10.3348/kjr.2010.11.5.536
- Author:
Kil Sung CHAE
1
;
Pyoung JEON
;
Keon Ha KIM
;
Sung Tae KIM
;
Hyung Jin KIM
;
Hong Sik BYUN
Author Information
1. Department of Radiology and Center for Imaging Science, Samsung Medical Center, Sungkyunkwan University School of Medicine, Seoul 135-710, Korea. drpjeon@gmail.com
- Publication Type:Original Article
- Keywords:
Intracranial aneurysm;
Endovascular treatment;
Outcome
- MeSH:
Adult;
Aged;
Aged, 80 and over;
Aneurysm, Ruptured/*therapy;
Cerebral Angiography;
Embolization, Therapeutic/*methods;
Female;
Humans;
Intracranial Aneurysm/*therapy;
Magnetic Resonance Angiography;
Male;
Middle Aged;
Treatment Outcome
- From:Korean Journal of Radiology
2010;11(5):536-541
- CountryRepublic of Korea
- Language:English
-
Abstract:
OBJECTIVE: We aimed to evaluate the results of endovascular coil embolization for very small aneurysms (< or = 3 mm).
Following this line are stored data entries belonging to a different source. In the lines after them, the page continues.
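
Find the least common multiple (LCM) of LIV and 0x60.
Convert LIV (Roman numeral) → 50 + 4 = 54 (decimal)
Convert 0x60 (hexadecimal) → 6×16 = 96 (decimal)
Compute lcm(54, 96) = 864
864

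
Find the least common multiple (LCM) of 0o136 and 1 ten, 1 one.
Convert 0o136 (octal) → 1×64 + 3×8 + 6 = 94 (decimal)
Convert 1 ten, 1 one (place-value notation) → 1×10 + 1 = 11 (decimal)
Compute lcm(94, 11) = 1034
1034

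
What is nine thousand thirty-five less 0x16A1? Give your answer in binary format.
Convert nine thousand thirty-five (English words) → 9×1000 + 35 = 9035 (decimal)
Convert 0x16A1 (hexadecimal) → 1×4096 + 6×256 + 10×16 + 1 = 5793 (decimal)
Compute 9035 - 5793 = 3242
Convert 3242 (decimal) → 3242 = 2048 + 1024 + 128 + 32 + 8 + 2 → 0b110010101010 (binary)
0b110010101010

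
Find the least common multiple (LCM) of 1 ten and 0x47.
Convert 1 ten (place-value notation) → 1×10 = 10 (decimal)
Convert 0x47 (hexadecimal) → 4×16 + 7 = 71 (decimal)
Compute lcm(10, 71) = 710
710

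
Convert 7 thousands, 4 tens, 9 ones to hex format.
Convert 7 thousands, 4 tens, 9 ones (place-value notation) → 7×1000 + 4×10 + 9 = 7049 (decimal)
Convert 7049 (decimal) → 7049 = 1×4096 + 11×256 + 8×16 + 9 → 0x1B89 (hexadecimal)
0x1B89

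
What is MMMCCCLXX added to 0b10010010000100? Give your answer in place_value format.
Convert MMMCCCLXX (Roman numeral) → 1000 + 1000 + 1000 + 100 + 100 + 100 + 50 + 10 + 10 = 3370 (decimal)
Convert 0b10010010000100 (binary) → 8192 + 1024 + 128 + 4 = 9348 (decimal)
Compute 3370 + 9348 = 12718
Convert 12718 (decimal) → 12718 = 12×1000 + 7×100 + 1×10 + 8 → 12 thousands, 7 hundreds, 1 ten, 8 ones (place-value notation)
12 thousands, 7 hundreds, 1 ten, 8 ones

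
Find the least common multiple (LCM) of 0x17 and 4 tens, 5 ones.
Convert 0x17 (hexadecimal) → 1×16 + 7 = 23 (decimal)
Convert 4 tens, 5 ones (place-value notation) → 4×10 + 5 = 45 (decimal)
Compute lcm(23, 45) = 1035
1035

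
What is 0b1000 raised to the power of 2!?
Convert 0b1000 (binary) → 8 (decimal)
Convert 2! (factorial) → 2 (decimal)
Compute 8 ^ 2 = 64
64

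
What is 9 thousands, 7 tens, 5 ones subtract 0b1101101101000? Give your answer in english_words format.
Convert 9 thousands, 7 tens, 5 ones (place-value notation) → 9×1000 + 7×10 + 5 = 9075 (decimal)
Convert 0b1101101101000 (binary) → 4096 + 2048 + 512 + 256 + 64 + 32 + 8 = 7016 (decimal)
Compute 9075 - 7016 = 2059
Convert 2059 (decimal) → 2059 = 2×1000 + 59 → two thousand fifty-nine (English words)
two thousand fifty-nine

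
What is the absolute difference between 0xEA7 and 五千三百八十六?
Convert 0xEA7 (hexadecimal) → 14×256 + 10×16 + 7 = 3751 (decimal)
Convert 五千三百八十六 (Chinese numeral) → 5×1000 + 3×100 + 8×10 + 6 = 5386 (decimal)
Compute |3751 - 5386| = 1635
1635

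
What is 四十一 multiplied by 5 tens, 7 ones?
Convert 四十一 (Chinese numeral) → 4×10 + 1 = 41 (decimal)
Convert 5 tens, 7 ones (place-value notation) → 5×10 + 7 = 57 (decimal)
Compute 41 × 57 = 2337
2337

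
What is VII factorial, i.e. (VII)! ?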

MATERIALS AND METHODS: Between March 2005 and December 2008, a total of 31 very small aneurysms in 30 patients were treated by coil embolization. Of the 31 aneurysms, five (16%) were ruptured, as opposed to 26 (84%) that were not. We assessed the procedural complications, immediate angiographic outcome after coiling, clinical outcome, and follow-up MR angiography (MRA). RESULTS: Two thromboembolic complications occurred during the procedure, but did not lead to any persistent neurologic deficit. No procedural aneurysmal rupture was observed and procedure-related morbidity and mortality were both 0%. Occlusion was adequate in 25 aneurysms (81%) and incomplete in six aneurysms (19%). The clinical outcomes of five patients with ruptured aneurysms were good (Glasgow outcome scale > or = 4), with no bleeding of the treated aneurysms during a mean follow-up period of 13.3 months. On 27 follow-up MRA, there was no recurrence, and the five incompletely occluded aneurysms showed a spontaneous amelioration resulting in an adequate occlusion. CONCLUSION: Coil embolization of very small aneurysms is technically feasible with good results. The long-term efficacy and the potential as a standard treatment strategy remain to be determined by randomized large trials.